Observation should be respected for allowing the player to progress through the story at their own pace, as the game does little hand-holding on your journey to the end. While I previously mentioned the game pushes specific objectives on you, the lack of any prompts and procedures left me forgetting I could access sections in a particular way due to the lack of timely prompts and clues. While there are a few mind bending puzzles, they were too few and far between, with the remaining puzzles easily solved through a few button combinations. It’s tough to criticise this as players may understandably like this sense of independence, but it ultimately felt like the game intentionally left me in the dark as a way of imposing some sense of difficulty or making the game seem harder than it really is.

While the gameplay may admittedly be a topic of debate amongst players, between those who require a faster paced experience and those who don’t mind taking their time, everything else in Observation will most likely get players on board. While I enjoyed the story, the surrounding polish drew me in immediately. As a huge fan of the Alien franchise, I admired the dated interfaces and sound effects, while voice performances from both S.A.M. and Dr. Emma Fisher were both polished and believable. Whether it was S.A.M.’s consistent and eerily calm tone or Fisher’s genuinely stressful delivery, I was surprised at just how invested I was in the narrative thanks to these performances alone. S.A.M. has the ability to request the objective from Dr. Fisher at any time, as she becomes increasingly frustrated at the need to repeat herself, particularly in dire situations.

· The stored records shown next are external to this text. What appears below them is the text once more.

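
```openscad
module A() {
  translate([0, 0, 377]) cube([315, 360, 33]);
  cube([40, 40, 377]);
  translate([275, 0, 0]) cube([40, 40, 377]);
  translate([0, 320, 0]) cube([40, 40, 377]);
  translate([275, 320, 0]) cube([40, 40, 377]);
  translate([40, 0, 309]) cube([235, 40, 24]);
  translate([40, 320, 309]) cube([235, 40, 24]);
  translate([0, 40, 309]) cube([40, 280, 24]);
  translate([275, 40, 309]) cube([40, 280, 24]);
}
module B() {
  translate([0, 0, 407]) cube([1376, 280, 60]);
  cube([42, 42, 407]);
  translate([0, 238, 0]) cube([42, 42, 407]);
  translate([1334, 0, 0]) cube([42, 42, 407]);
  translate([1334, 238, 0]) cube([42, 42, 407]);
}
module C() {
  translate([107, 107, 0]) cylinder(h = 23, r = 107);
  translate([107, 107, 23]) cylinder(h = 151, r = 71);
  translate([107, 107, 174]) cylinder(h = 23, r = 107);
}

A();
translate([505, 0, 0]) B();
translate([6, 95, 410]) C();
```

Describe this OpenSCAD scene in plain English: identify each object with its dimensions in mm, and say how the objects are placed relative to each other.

A is a four-legged stool. The seat is 315×360 mm, 33 mm thick, top at z = 410 mm. It stands on four square legs, each 40×40 mm in cross-section, from z = 0 to the seat underside, each flush with a corner of the seat. Four stretchers, 40 mm wide and 24 mm tall, connect adjacent legs with their undersides at z = 309 mm, each running between the inner faces of the legs it joins and aligned with the legs' outer faces on the other axis.

B is a long wooden bench with a 1376 mm (x) × 280 mm (y) seat, 60 mm thick, its top surface 467 mm above the floor. Four 42 mm square legs at the seat corners, flush with the edges, run from z = 0 to the seat underside.

C is a spool: two coaxial disc flanges of radius 107 mm and thickness 23 mm, joined by a core cylinder of radius 71 mm and height 151 mm. The lower flange rests on z = 0 and the three cylinders share a vertical axis.

The bench is on the floor beside the stool on its +x side. The spool is on top of the stool.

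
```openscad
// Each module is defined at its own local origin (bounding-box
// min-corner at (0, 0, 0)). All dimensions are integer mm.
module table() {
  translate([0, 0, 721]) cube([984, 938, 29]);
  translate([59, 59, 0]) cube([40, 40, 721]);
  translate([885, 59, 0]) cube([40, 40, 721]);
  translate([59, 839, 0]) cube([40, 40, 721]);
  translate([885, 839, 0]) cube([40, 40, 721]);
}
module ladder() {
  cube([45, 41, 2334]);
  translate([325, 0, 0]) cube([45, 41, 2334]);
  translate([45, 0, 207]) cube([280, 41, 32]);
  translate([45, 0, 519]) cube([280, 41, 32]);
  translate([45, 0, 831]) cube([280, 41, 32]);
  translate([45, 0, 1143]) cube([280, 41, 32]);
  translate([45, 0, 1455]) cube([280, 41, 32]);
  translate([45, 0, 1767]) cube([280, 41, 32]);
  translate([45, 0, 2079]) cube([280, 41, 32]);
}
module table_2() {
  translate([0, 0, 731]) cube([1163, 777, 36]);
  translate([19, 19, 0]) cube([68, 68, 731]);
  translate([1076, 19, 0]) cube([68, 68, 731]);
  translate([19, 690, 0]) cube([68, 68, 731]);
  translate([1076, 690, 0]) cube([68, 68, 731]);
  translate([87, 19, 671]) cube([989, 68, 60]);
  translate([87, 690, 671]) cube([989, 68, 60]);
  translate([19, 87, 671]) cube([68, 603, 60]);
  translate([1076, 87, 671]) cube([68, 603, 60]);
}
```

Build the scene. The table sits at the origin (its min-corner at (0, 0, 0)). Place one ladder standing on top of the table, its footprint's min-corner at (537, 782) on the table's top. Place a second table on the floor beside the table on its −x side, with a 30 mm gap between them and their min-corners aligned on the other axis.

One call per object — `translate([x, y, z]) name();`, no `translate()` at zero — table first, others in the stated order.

table();
translate([537, 782, 750]) ladder();
translate([-1193, 0, 0]) table_2();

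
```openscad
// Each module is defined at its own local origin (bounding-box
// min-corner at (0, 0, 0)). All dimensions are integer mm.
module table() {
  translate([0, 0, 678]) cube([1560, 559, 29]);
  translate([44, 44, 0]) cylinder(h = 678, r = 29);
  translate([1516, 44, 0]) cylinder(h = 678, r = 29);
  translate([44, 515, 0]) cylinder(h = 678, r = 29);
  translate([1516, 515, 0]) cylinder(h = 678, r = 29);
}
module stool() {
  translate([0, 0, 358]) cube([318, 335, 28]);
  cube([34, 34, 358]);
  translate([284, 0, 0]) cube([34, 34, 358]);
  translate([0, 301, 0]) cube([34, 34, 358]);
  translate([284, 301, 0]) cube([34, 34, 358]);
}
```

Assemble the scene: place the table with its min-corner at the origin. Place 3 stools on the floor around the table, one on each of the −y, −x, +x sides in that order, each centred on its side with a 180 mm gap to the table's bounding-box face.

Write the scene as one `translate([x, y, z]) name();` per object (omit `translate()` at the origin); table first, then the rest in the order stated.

table();
translate([621, -515, 0]) stool();
translate([-498, 112, 0]) stool();
translate([1740, 112, 0]) stool();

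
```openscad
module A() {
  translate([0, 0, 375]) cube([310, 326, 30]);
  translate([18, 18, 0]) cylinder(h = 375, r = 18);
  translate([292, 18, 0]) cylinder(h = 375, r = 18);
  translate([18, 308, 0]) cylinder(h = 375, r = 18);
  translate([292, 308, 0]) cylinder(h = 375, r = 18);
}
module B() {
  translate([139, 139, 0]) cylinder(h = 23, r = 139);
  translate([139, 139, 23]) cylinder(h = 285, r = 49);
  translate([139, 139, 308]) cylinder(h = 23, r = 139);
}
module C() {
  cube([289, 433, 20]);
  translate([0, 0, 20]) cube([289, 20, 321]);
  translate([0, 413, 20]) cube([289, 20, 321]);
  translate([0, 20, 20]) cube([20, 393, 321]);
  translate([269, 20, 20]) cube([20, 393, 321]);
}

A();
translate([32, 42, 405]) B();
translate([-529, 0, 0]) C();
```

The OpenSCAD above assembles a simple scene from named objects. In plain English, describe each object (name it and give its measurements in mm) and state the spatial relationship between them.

A is a simple wooden stool: a rectangular seat 310 mm (x) by 326 mm (y), 30 mm thick, top face at z = 405 mm, on four round legs, each 36 mm in diameter. The legs rest on z = 0, each leg's axis is inset half a diameter from the nearest pair of seat edges (so the leg's bounding box is flush with the corner).

B is a spool: two coaxial disc flanges of radius 139 mm and thickness 23 mm, joined by a core cylinder of radius 49 mm and height 285 mm. The lower flange rests on z = 0 and the three cylinders share a vertical axis.

C is an open-topped rectangular box: outside dimensions 289×433×341 mm, with a uniform wall and base thickness of 20 mm. The base is a full 289×433 slab on the floor; four walls sit on top of the base. The front and back walls (the −y and +y sides) span the full width; the two side walls fit between them.

The spool is on top of the stool. The open box is on the floor beside the stool on its −x side.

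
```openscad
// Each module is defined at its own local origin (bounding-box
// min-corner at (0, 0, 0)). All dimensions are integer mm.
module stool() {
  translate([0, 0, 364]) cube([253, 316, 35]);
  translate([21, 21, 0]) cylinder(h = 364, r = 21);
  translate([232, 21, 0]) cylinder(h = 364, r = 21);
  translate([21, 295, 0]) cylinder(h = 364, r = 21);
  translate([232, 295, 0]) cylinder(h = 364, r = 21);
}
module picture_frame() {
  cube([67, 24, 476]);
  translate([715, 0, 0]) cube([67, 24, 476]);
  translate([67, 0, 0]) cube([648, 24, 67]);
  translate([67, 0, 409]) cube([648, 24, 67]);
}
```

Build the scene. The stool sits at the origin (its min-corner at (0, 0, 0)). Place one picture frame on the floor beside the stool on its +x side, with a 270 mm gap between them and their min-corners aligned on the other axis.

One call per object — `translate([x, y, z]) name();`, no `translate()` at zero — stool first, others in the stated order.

stool();
translate([523, 0, 0]) picture_frame();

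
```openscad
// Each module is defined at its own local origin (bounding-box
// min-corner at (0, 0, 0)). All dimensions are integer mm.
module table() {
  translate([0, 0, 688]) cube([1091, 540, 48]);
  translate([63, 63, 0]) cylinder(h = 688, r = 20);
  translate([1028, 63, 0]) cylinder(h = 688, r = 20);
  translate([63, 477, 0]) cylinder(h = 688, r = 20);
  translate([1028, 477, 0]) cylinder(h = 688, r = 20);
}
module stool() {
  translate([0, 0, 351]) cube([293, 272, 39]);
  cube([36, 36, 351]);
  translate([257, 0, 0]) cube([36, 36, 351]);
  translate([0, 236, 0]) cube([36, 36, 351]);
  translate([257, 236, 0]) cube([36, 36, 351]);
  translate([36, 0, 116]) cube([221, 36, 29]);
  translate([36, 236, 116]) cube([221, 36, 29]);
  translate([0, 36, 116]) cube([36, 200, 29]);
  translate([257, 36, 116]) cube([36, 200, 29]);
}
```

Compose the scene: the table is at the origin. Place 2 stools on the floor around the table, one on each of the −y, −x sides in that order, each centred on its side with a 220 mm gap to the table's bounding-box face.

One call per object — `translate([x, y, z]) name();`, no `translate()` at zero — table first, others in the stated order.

table();
translate([399, -492, 0]) stool();
translate([-513, 134, 0]) stool();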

It’s admittedly tough to review a game like Observation, as it paints itself as more of an interactive narrative rather than a traditional game of sorts. However, Observation is nothing short of impressive and should be praised for its originality and polish. While the narrative takes a while to get going and suffers from some pacing issues, the payoff is worth it. The gameplay is initially engaging and does its best to keep things moving, but suffers from sluggish controls, as intentional as they may be. But thanks to some impressive voice performances and stylistic choices, Observation gets much more right than it does wrong, and stands as one of the most original and memorable sci-fi experiences I’ve had in quite a while.


Highlights: Engaging story; Stylistic choices; Quality voice performances; Occasionally inventive puzzles
Lowlights: Sluggish camera controls; Uneven pace
Developer: No Code
Publisher: Devolver Digital
Release Date: Out Now
Platforms: PlayStation 4, Windows PC

Review conducted on PlayStation 4 with a retail code provided by the publisher.